# Long-term car hire in Dubai



## ballyboley (Jan 29, 2012)

Hi, first post here, but been reading for a while, I'm moving out to Dubai at the start of June with my wife. I was looking for some information on how to go about renting a car on a semi long term basis i.e. about 1 month until we get a permanent vehicle. 
All I can find online is the normal car hire, which for a period as long as this can be very expensive. I was wondering if there are any local companies in Dubai that I could use. I'd be looking something fairly decent sized as I have quite a bit of running around to do furnishing stuff. 
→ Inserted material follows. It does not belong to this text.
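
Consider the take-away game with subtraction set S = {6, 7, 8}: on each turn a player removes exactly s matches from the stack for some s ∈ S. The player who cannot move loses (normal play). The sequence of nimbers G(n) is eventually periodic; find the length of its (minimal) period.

n :  0  1  2  3  4  5  6  7  8  9 10 11 12 13 14 15 16 17 18 19 20 21 22 23 24 25 26 27 28 29
G :  0  0  0  0  0  0  1  1  1  1  1  1  2  2  0  0  0  0  0  0  1  1  1  1  1  1  2  2  0  0
G(n+14) = G(n) holds for n = 0,…,7 (a full window of length max(S) = 8), so the sequence is purely periodic with period 14.

14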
I've a few questions I was hoping to ask over the next while, but will post separately.

Thanks in advance.


----------



## Steve2622 (Aug 10, 2011)

What kind of a budget are you looking at for your rental?


----------



## ballyboley (Jan 29, 2012)

Hadn't really thought about it, I guess under AED2000 per month would be the maximum, but I guess I'm just looking for the cheapest option for something fairly full-size/SUV type car. Last time I was there ended up getting allocated a Nissan Sunny type vehicle and it was hair raising to say the least!


----------



## Steve2622 (Aug 10, 2011)

I think 2K will be pushing it for something SUV sized I get a Lancer for 1700 ish a month from Diamond Lease, they don't get the best write ups here but I make do and haven't had that many issues with them. Maybe give them a bell see what they'd charge for something in your size bracket? But remember HAGGLE! It's fun and it might just save you some money


----------



## ballyboley (Jan 29, 2012)

OK, will give that a go. I think the consensus is that its best sorting it once out there either face to face or by phone. I think my plan to organise it in advance via email was a bit ambitious!


----------



## ballyboley (Jan 29, 2012)

p.s. Thanks!


----------



## Steve2622 (Aug 10, 2011)

I'd go with face to face personally. Even with copies of emails you'd stand the chance of staring into a blank face...


----------



## ballyboley (Jan 29, 2012)

Yea, getting that feeling already!


----------



## dubaidreams (Apr 17, 2012)

ballyboley said:


> Yea, getting that feeling already!


Face to face is the best way to manage anything In the entire middle east


----------



## Mr Rossi (May 16, 2009)

This will probably open the flood gates to a load of contradicting replies but the smaller the company the more chance they will rip you off / try a fast one. 

2k a month gets you a Sunny, Yaris or Lancer, even if the rental is less there is still Salik (road toll) and rental companies rip you off here by charging extra on that.

Pajeros etc start at 3500k a month, if you feel you will need it then you can always downgrade once you have settled in. 

Longer term, there is a some fairly decent used cars. If you hunt around 25k - 30k will get you a mid sized SUV, expat owner used only for school runs, shopping trips etc. It will be a bit older but there is a quite a bit bought from new, full sevice history etc.


----------



## Togaflex (Jun 9, 2013)

So can anyone recommend a company that does a good price one year lease? Do the car dealers do leases? 

We're after an Audi A3, Golf TDI, Merc A Class Honda Civic or similar.


----------